Sample Mean versus Theoretical Mean

#calculate the sample and theoretical mean values
sampleMean<-mean(sim_data$Mean)
theoreticalMean<-1/lambda

compare_means <-data.frame("Mean"=c(sampleMean,theoreticalMean), 
                     row.names = c("Sample Mean","Theoretical mean"))

compare_means
##                      Mean
## Sample Mean      5.043053
## Theoretical mean 5.000000

The value of the sample mean is 5.043053 which is, as expected, close the the value of the theoretical mean of 5.

Next, we will examine the distribution of the data set that comprises the sample mean values from each of the 1,000 simulations.

ggplot(sim_data, aes(Mean))+
  geom_histogram(alpha=0.5, position="identity", color="darkblue", fill="lightblue", binwidth=0.25)+
  scale_color_manual(name="group", values=c("r" = "red", "b"="green"), labels=c("g"="Sample mean", "r"="Theoretical mean")) +
  scale_fill_manual(name="Mean values",values=c("red","green"),labels=c("Theoretical Mean","Sample Mean")) +
  geom_vline(xintercept = theoreticalMean, color="red",show.legend=TRUE, linewidth = 1.5, col="Theoretical Mean")+
  geom_vline(xintercept = sampleMean, color="green", show.legend=TRUE, linewidth = 1.5, col="Sample Mean")+
  labs(x="Sample mean values", 
              y="Frequency",
              title=wrapper("Figure 2: Distribution of mean values from 1,000 samples of a population with an exponential distribution",60),
              subtitle="Theoretical Mean Intercept in Red and Sample Mean Intercept in Green")
## Warning: Duplicated aesthetics after name standardisation: colour
## Duplicated aesthetics after name standardisation: colour

The distribution of the sample means (Figure 2) appears to represent the normal distribution. This result is consistent the Central Limit Theorem. Figure 1 shows that the population from which the sample means were drawn has an exponential distribution. The Central Limit Theorem states that a set of mean values from independent random samples will approximate a normal distribution even though the population from which the samples were drawn may not have a normal distribution.

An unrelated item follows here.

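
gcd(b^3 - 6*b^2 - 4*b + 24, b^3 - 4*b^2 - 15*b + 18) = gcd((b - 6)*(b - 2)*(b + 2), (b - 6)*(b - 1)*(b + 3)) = b - 6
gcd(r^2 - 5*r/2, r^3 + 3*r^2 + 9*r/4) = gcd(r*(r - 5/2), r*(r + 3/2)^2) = r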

The close proximity of the green line, which represents the sample mean, to the red line which, represents the theoretical mean, is what we expect.

Sample Variance versus Theoretical Variance

#calculate the sample and theoretical 
sampleVariance<-var(sim_data$Mean)
theoreticalVariance<- (1/lambda)^2/n_obs

compare_variance <-data.frame("Variance"=c(sampleVariance,theoreticalVariance), 
                     row.names = c("Sample variance","Theoretical variance"))

compare_variance
##                       Variance
## Sample variance      0.6026047
## Theoretical variance 0.6250000

We expect the sample variance and the theoretical variance to be close in value because, as demonstrated in Figure 2, the distribution of means from the sample approximates a normal distribution and therefore the sample mean and the theoretical mean are close in value. The mean and variance are both parameters of the normal distribution so we also expect the sample variance and theoretical variance to be close in value.

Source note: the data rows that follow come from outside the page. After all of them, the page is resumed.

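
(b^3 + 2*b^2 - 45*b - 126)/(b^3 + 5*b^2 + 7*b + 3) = (b^2 - b - 42)/(b^2 + 2*b + 1)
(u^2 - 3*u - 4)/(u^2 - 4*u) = (u + 1)/u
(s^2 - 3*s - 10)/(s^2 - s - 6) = (s - 5)/(s - 3)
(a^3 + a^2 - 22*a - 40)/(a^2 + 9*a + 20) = (a^2 - 3*a - 10)/(a + 5)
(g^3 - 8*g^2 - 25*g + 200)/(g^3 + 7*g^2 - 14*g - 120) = (g^2 - 13*g + 40)/(g^2 + 2*g - 24)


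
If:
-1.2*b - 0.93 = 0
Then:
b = -0.78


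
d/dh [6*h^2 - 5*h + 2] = 12*h - 5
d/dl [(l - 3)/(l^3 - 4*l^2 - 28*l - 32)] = (-2*l^2 + 17*l - 58)/(l^5 - 10*l^4 - 20*l^3 + 200*l^2 + 640*l + 512)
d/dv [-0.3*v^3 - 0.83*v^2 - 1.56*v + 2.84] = -0.9*v^2 - 1.66*v - 1.56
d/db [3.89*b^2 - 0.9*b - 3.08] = 7.78*b - 0.9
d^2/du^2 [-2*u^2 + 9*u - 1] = -4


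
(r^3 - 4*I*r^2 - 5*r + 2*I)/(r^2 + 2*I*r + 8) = (r^2 - 2*I*r - 1)/(r + 4*I)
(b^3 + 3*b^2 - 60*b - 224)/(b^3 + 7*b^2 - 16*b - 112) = (b - 8)/(b - 4)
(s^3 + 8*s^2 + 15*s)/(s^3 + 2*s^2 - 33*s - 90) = s/(s - 6)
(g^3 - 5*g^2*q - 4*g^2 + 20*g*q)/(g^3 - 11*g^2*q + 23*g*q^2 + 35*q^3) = g*(4 - g)/(-g^2 + 6*g*q + 7*q^2)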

The distribution of means is approximately normal

ggplot(sim_data, aes(Mean))+
        geom_histogram(aes(y=after_stat(density)), alpha=.5, position="identity", fill="lightblue", col="darkblue", binwidth=0.25)+
        geom_density(color="red", linewidth=1)+
        stat_function(fun = dnorm, color = "green", args = list(mean = theoreticalMean, sd = sqrt(theoreticalVariance)))+
          labs(x="Sample mean", 
              y="Frequency",
              title=wrapper("Figure 3: Sample means with Distribution Sample Means (red curve) and Normal Distribution (green curve)",68))

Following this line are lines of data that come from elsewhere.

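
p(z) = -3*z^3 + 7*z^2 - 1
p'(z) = -9*z^2 + 14*z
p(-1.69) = 33.47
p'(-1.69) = -49.36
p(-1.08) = 10.94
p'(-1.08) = -25.62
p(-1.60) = 29.21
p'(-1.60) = -45.44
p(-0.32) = -0.18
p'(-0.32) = -5.40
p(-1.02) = 9.47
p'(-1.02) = -23.64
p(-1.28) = 16.76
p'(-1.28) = -32.67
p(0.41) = -0.03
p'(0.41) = 4.23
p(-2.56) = 95.21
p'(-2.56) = -94.82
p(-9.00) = 2753.00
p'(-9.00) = -855.00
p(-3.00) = 143.00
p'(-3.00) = -123.00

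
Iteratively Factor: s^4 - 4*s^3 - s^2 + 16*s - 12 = (s - 2)*(s^3 - 2*s^2 - 5*s + 6) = (s - 2)*(s - 1)*(s^2 - s - 6) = (s - 3)*(s - 2)*(s - 1)*(s + 2)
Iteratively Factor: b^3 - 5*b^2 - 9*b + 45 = (b - 5)*(b^2 - 9) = (b - 5)*(b - 3)*(b + 3)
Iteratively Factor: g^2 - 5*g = (g)*(g - 5)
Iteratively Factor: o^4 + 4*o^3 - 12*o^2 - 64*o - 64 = (o - 4)*(o^3 + 8*o^2 + 20*o + 16) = (o - 4)*(o + 2)*(o^2 + 6*o + 8) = (o - 4)*(o + 2)^2*(o + 4)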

Figure 3 shows that the distribution of the sample mean values (red line) is very close to the normal distribution (green line) indicating that the sample mean distribution approximates a normal distribution.

qqnorm(sim_data$Mean, main ="Figure 4: Normal probability plot")
 qqline(sim_data$Mean,col = "red", lwd = 2)

Figure 4 shows that the to the simulation data plot is close to the straight line created from a sample representing a normal distribution (red line). This indicates that the data containing mean values from the simulations approximates a normal distribution.